The Final Wish (2020)
"It doesn’t entirely deliver on its potential."
This film begins under the light of a full moon. A young woman, blonde, exits a taxi, flirts with the driver, and enters a large, dark house. She’s alone. She’s preening in front of a mirror when she hears a creak somewhere behind her. She goes to investigate, calling to her parents. They don’t answer. The wind whistles. She sees something off camera, and she screams. So trope, so good.
The Final Wish is the first horror from director Timothy Woodward Jr., who until now has primarily worked in the action and Western genres. It’s co-written and co-produced by Jeffrey Reddick, creator of the Final Destination franchise, and features horror royalty in appearances from Lin Shaye and Tony Todd, so there is talent here. But it doesn’t entirely deliver on its potential.
"Any subtext is buried so deep you’d need an archeological excavation to dig it out."

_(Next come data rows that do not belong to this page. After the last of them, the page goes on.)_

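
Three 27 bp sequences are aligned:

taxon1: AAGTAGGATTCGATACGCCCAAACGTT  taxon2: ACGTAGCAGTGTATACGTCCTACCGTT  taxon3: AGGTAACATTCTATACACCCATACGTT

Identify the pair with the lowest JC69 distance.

taxon1 and taxon3

taxon1–taxon2: 8/27 differ, p = 0.296, d = 0.377.
taxon1–taxon3: 6/27 differ, p = 0.222, d = 0.264.
taxon2–taxon3: 9/27 differ, p = 0.333, d = 0.441.
The smallest distance is between taxon1 and taxon3.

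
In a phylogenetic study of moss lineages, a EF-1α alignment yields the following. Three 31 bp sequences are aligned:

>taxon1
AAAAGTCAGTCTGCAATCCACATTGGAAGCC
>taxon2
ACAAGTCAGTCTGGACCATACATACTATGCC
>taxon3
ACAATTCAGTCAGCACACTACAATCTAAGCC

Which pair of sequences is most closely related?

taxon2 and taxon3

taxon1–taxon2: 10/31 differ, p = 0.323, d = 0.422.
taxon1–taxon3: 9/31 differ, p = 0.290, d = 0.367.
taxon2–taxon3: 8/31 differ, p = 0.258, d = 0.316.
The smallest distance is between taxon2 and taxon3.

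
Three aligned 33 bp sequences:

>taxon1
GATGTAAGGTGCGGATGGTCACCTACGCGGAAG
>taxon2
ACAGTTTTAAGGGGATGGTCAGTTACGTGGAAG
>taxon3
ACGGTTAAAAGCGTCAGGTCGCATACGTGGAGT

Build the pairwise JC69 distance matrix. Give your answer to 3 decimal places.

taxon1–taxon2: 12/33 sites differ → p ≈ 0.363636, d = −0.75 ln(1 − 0.484848) = 0.497470 ≈ 0.497.
taxon1–taxon3: 15/33 sites differ → p ≈ 0.454545, d = −0.75 ln(1 − 0.60606) = 0.698667 ≈ 0.699.
taxon2–taxon3: 12/33 sites differ → p ≈ 0.363636, d = −0.75 ln(1 − 0.484848) = 0.497470 ≈ 0.497.

d(taxon1,taxon2) = 0.497, d(taxon1,taxon3) = 0.699, d(taxon2,taxon3) = 0.497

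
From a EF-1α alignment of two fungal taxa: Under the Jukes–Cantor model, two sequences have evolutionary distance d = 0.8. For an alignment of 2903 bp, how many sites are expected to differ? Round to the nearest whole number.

1428

Invert JC69: p = (3/4)(1 − e^(−4d/3)) = 0.75 × (1 − e^(-1.066667)) = 0.75 × (1 − 0.344154) = 0.491885.
Expected differing sites = pL ≈ 0.491885 × 2903 = 1427.942155 ≈ 1428.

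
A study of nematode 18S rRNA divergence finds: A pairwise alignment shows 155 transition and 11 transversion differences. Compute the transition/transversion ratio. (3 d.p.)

14.091

R = 155/11 = 14.090909… ≈ 14.091 (to 3 d.p.).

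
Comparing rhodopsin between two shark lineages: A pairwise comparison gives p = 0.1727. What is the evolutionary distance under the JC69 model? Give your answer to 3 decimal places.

0.196

d = −(3/4) ln(1 − 4p/3) = −0.75 ln(1 − 0.230267) = −0.75 ln(0.769733)
  = −0.75 × (-0.261712) = 0.196284 substitutions/site.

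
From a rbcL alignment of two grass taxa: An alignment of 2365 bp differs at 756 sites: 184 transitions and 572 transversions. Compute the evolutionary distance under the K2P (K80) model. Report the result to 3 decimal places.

P = 184/2365 ≈ 0.077801 and Q = 572/2365 ≈ 0.24186.
Under the Kimura two-parameter model, d = −½ ln(1 − 2P − Q) − ¼ ln(1 − 2Q).
1 − 2P − Q = 0.602538, giving −½ ln(0.602538) = 0.253302.
1 − 2Q = 0.51628, giving −¼ ln(0.51628) = 0.165277.
d = 0.253302 + 0.165277 = 0.418579.

0.419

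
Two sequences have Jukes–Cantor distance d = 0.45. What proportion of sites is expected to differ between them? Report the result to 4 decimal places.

p = (3/4)(1 − e^(−4d/3)) = 0.75 × (1 − e^(-0.6)) = 0.75 × (1 − 0.548812) = 0.338391.

0.3384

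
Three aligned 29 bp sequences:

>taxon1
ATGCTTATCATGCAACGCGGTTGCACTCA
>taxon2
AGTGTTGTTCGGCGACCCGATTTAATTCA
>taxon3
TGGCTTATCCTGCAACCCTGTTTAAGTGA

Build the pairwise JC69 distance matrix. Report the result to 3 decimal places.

taxon1–taxon2: 13/29 sites differ → p ≈ 0.448276, d = −0.75 ln(1 − 0.597701) = 0.682920 ≈ 0.683.
taxon1–taxon3: 9/29 sites differ → p ≈ 0.310345, d = −0.75 ln(1 − 0.413793) = 0.400562 ≈ 0.401.
taxon2–taxon3: 11/29 sites differ → p ≈ 0.37931, d = −0.75 ln(1 − 0.505747) = 0.528531 ≈ 0.529.

d(taxon1,taxon2) = 0.683, d(taxon1,taxon3) = 0.401, d(taxon2,taxon3) = 0.529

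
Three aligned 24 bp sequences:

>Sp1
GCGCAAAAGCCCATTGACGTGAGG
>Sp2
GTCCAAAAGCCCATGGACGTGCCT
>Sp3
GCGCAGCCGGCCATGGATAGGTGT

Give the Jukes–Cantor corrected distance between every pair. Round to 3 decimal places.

Sp1–Sp2: 6/24 sites differ → p = 0.25, d = −0.75 ln(1 − 0.333333) = 0.304098 ≈ 0.304.
Sp1–Sp3: 10/24 sites differ → p ≈ 0.416667, d = −0.75 ln(1 − 0.555556) = 0.608198 ≈ 0.608.
Sp2–Sp3: 11/24 sites differ → p ≈ 0.458333, d = −0.75 ln(1 − 0.611111) = 0.708346 ≈ 0.708.

d(Sp1,Sp2) = 0.304, d(Sp1,Sp3) = 0.608, d(Sp2,Sp3) = 0.708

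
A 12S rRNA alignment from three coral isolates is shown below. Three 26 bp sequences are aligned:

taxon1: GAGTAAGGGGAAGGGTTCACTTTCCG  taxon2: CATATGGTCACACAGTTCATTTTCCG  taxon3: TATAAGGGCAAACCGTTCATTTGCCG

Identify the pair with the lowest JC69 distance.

taxon1–taxon2: 12/26 differ, p = 0.462, d = 0.717.
taxon1–taxon3: 10/26 differ, p = 0.385, d = 0.539.
taxon2–taxon3: 6/26 differ, p = 0.231, d = 0.276.
The smallest distance is between taxon2 and taxon3.

taxon2 and taxon3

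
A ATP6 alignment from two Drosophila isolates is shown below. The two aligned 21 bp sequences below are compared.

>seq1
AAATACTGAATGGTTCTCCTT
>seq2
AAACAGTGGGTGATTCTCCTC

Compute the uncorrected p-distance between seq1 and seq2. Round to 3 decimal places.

The sequences differ at 6 of 21 positions (sites 4, 6, 9, 10, 13, 21).
p = 6/21 = 0.285714… ≈ 0.286 (to 3 d.p.).

0.286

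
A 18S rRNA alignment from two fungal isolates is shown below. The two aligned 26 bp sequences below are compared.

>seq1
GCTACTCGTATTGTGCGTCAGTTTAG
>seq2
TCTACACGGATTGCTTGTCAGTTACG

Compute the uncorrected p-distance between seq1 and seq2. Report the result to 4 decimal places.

The sequences differ at 8 of 26 positions (sites 1, 6, 9, 14, 15, 16, 24, 25).
p = 8/26 = 0.307692… ≈ 0.3077 (to 4 d.p.).

0.3077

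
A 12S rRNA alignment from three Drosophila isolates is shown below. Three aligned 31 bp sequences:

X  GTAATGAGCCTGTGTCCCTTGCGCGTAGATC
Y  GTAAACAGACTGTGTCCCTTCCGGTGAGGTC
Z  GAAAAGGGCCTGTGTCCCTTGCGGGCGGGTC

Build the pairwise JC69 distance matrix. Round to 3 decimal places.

X–Y: 8/31 sites differ → p ≈ 0.258065, d = −0.75 ln(1 − 0.344087) = 0.316295 ≈ 0.316.
X–Z: 7/31 sites differ → p ≈ 0.225806, d = −0.75 ln(1 − 0.301075) = 0.268659 ≈ 0.269.
Y–Z: 8/31 sites differ → p ≈ 0.258065, d = −0.75 ln(1 − 0.344087) = 0.316295 ≈ 0.316.

d(X,Y) = 0.316, d(X,Z) = 0.269, d(Y,Z) = 0.316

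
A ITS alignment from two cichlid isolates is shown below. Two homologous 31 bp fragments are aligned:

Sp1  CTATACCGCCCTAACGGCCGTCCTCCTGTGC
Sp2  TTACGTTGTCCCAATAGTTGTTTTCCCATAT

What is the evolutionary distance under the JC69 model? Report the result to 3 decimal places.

0.985

The sequences differ at 17 of 31 sites, so p = 17/31 ≈ 0.548387.
d = −(3/4) ln(1 − 4p/3) = −0.75 ln(1 − 0.731183) = −0.75 ln(0.268817)
  = −0.75 × (-1.313724) = 0.985293 substitutions/site.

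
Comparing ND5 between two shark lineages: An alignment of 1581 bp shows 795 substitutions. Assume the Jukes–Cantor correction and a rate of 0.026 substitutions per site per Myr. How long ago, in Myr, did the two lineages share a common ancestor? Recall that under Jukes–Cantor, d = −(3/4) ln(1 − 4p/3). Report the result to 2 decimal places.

p = 795/1581 ≈ 0.502846.
d = −(3/4) ln(1 − 4p/3) = −0.75 ln(1 − 0.670461) = −0.75 ln(0.329539)
  = −0.75 × (-1.110061) = 0.832546 substitutions/site.
Under a molecular clock d = 2μt, so t = d/(2μ) = 0.832546 / (2 × 0.026) = 16.01 Myr.

16.01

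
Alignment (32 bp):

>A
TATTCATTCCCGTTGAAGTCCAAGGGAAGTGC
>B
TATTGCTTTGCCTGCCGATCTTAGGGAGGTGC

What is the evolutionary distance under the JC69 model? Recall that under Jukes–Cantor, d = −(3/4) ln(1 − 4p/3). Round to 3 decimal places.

0.585

The sequences differ at 13 of 32 sites, so p = 13/32 = 0.40625.
d = −(3/4) ln(1 − 4p/3) = −0.75 ln(1 − 0.541667) = −0.75 ln(0.458333)
  = −0.75 × (-0.780159) = 0.585119 substitutions/site.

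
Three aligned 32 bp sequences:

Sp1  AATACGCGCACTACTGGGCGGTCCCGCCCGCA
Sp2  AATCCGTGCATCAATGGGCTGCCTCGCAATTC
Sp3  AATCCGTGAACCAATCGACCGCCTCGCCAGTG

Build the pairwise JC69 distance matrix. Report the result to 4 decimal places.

Sp1–Sp2: 13/32 sites differ → p = 0.40625, d = −0.75 ln(1 − 0.541667) = 0.585119 ≈ 0.5851.
Sp1–Sp3: 13/32 sites differ → p = 0.40625, d = −0.75 ln(1 − 0.541667) = 0.585119 ≈ 0.5851.
Sp2–Sp3: 8/32 sites differ → p = 0.25, d = −0.75 ln(1 − 0.333333) = 0.304098 ≈ 0.3041.

d(Sp1,Sp2) = 0.5851, d(Sp1,Sp3) = 0.5851, d(Sp2,Sp3) = 0.3041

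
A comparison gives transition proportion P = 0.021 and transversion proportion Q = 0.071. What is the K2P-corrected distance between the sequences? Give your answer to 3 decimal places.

0.098

Under the Kimura two-parameter model, d = −½ ln(1 − 2P − Q) − ¼ ln(1 − 2Q).
1 − 2P − Q = 0.887, giving −½ ln(0.887) = 0.059955.
1 − 2Q = 0.858, giving −¼ ln(0.858) = 0.038288.
d = 0.059955 + 0.038288 = 0.098243.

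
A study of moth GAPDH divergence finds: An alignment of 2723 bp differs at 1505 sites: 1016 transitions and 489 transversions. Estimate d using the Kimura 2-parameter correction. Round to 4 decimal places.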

We meet our main man, young Chicago lawyer Aaron Hammond (Michael Welch, Twilight), as he’s having the worst day of his life. The last straw is a phone call from his high-school sweetheart telling him that his dad has died. So he returns to the home and community he has neglected, and his dad’s impressive antiques collection. More horror ensues as he’s attacked by a dog, told off a lot by his mum Kate (Lin Shaye, A Nightmare on Elm Street, Insidious, Ouija) and, desperate for money, he looks to sell an old urn that, according to his stoner BFF, is giving off “some spooky vibes”. But Aaron’s luck soon changes and things really start to look up. It turns out that the urn is possessed by an ancient Mesopotamian Jinn and grants wishes. But this is a horror film and things are destined to go awry.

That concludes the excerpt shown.